My dad and his mother, my Grandma Joan, some odd years ago.
This is a picture of family. Of happiness. Of strong Italian looks. Of love. Of a fighter.
My grandma Joan’s love for life and all of its treasures was evident to me even at my young age of 7 or 8. I remember her vibrant jewelry, unique yet classic sense of fashion, her soothing voice, her “I need seconds immediately” spinach lasagna, and her warm smile.

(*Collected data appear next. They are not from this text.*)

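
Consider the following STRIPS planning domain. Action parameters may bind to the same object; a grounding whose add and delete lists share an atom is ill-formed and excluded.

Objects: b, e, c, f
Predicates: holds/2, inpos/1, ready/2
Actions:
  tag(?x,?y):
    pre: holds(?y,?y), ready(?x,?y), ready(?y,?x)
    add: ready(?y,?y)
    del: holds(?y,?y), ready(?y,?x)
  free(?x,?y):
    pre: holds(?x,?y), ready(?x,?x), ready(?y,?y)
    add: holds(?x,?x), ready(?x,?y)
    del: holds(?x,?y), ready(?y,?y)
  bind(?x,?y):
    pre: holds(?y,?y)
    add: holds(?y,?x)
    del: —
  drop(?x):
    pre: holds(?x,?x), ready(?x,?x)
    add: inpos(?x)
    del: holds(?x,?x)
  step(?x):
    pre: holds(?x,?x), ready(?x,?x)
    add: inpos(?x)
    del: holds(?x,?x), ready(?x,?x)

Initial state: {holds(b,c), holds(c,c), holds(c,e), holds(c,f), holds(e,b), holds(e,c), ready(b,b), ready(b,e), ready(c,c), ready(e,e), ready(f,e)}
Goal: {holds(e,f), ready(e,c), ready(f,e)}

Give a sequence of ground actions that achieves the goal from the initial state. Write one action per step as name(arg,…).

1. free(e,c)  →  {holds(b,c), holds(c,c), holds(c,e), holds(c,f), holds(e,b), holds(e,e), ready(b,b), ready(b,e), ready(e,c), ready(e,e), ready(f,e)}
2. bind(f,e)  →  {holds(b,c), holds(c,c), holds(c,e), holds(c,f), holds(e,b), holds(e,e), holds(e,f), ready(b,b), ready(b,e), ready(e,c), ready(e,e), ready(f,e)}

free(e,c); bind(f,e)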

What I don’t remember though, was her showing any signs of weakness or illness when she was around me. What I don’t remember was at any time seeing my Grandma Joan surrender to her cancer.
I was too young to truly know what was going on at the time. If my parents told me about it, I don’t remember. Chances are I was in my head somewhere, daydreaming as children so often do at that age. Even as I was taken to visit her in the hospital, I remember clearly that I had no idea why she was sick. I didn’t know what cancer meant or what it did. I just couldn’t figure out what had happened.

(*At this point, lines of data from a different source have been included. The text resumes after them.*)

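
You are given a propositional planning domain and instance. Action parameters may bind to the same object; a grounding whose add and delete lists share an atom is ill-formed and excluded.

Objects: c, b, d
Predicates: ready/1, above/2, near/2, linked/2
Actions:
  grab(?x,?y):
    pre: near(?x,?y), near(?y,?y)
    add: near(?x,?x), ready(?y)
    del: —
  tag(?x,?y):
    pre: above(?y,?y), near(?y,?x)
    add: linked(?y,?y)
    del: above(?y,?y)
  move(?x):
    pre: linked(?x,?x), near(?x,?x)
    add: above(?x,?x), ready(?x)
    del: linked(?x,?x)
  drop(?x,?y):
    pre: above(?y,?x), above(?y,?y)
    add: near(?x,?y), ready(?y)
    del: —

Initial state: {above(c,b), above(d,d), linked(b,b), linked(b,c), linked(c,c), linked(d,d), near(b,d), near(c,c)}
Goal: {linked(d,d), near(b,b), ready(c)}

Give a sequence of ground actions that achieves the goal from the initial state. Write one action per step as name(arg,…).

grab(c,c); drop(d,d); grab(b,d)

1. grab(c,c)  →  {above(c,b), above(d,d), linked(b,b), linked(b,c), linked(c,c), linked(d,d), near(b,d), near(c,c), ready(c)}
2. drop(d,d)  →  {above(c,b), above(d,d), linked(b,b), linked(b,c), linked(c,c), linked(d,d), near(b,d), near(c,c), near(d,d), ready(c), ready(d)}
3. grab(b,d)  →  {above(c,b), above(d,d), linked(b,b), linked(b,c), linked(c,c), linked(d,d), near(b,b), near(b,d), near(c,c), near(d,d), ready(c), ready(d)}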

My Grandma Joan lost her battle to colon cancer before I got the chance to really get to know her and learn from her. Before I got to be of age where I could learn how to make her famous meatballs and sauce, from the great chef herself. Before I was old enough to retain stories she had about acting, dancing, and meeting all the eccentric and interesting people I’m sure she met. I know I listened to her– as children listen to their elders–because I’ll tell ya, even as tiny as she was, people knew not to mess with her. (I like to think that part of my gumption and strong backbone is due to her) But I was never old enough to truly listen to her. I missed out on stories I’m sure she would’ve told me about my dad’s childhood and her childhood as well. Stories that I would be able to share as I got older.
Now, I’d like to say that my Grandma Joan is the only person in my family who has been affected by cancer. I’d like to say that none of my friends have lost a grandparent or relative due to cancer, like I have.
Sadly, I can’t say those things.
You see, cancer isn’t like other evils. It doesn’t discriminate by age, gender, race, etc. It doesn’t care if you’re ready for it or not.
However, cancer doesn’t know that people who face it, are the toughest people out there.
Some win their battles, thankfully. But some like my grandma, do not.
The fact is, no one should ever have to face that battle in the first place. No one should ever have to be put to that test.
I pray that cancer stops striking down on people. I hope that all people battling cancer are able to say that they defeated the beast. But mostly, I pray that one day in my lifetime I see a cure for an evil that is all too prevalent in this world.